As teachers, we can teach young children the basics of spatial thinking. Spatial ability is cumulative and durable. Those who master the skills in early childhood will have more opportunities to use it to acquire and organize additional information throughout their lives. Spatial language is a powerful spatial learning tool. Verbal and non-verbal reasoning tests help them in the development of their spatial intelligence.

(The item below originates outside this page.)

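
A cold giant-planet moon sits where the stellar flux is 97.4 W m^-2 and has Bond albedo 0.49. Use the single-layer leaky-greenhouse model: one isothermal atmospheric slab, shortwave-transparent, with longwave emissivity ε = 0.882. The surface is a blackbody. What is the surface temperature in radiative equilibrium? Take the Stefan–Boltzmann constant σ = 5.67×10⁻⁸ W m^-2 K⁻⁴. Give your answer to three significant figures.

Effective emission temperature (TOA balance): σT_e⁴ = S(1−α)/4 = 12.42 W m^-2 → T_e = 121.7 K.
For a single slab of emissivity ε, T_s⁴ = 2T_e⁴/(2−ε); thus T_s = 121.7·(1.789)^(1/4) = 140.7 K.

141 K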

Hand-gesture is a powerful communicating and teaching tool. Children often learn better when gestures are used by teachers than when speech is used alone. Studies show that there is a strong association between puzzle solving and spatial intelligence. Map reading helps children acquire abstract concepts of space and the ability to think systematically about spatial relationships.
We use spatial awareness frequently in our daily life. For example, we imagine where something is inside the room before going to the room to get it. When we pack things of various sizes in our luggage box, we visualize how different items can fit together in it. In order to assemble a piece of furniture, we match the two-dimensional diagrams in the instructions to the three-dimensional furniture parts.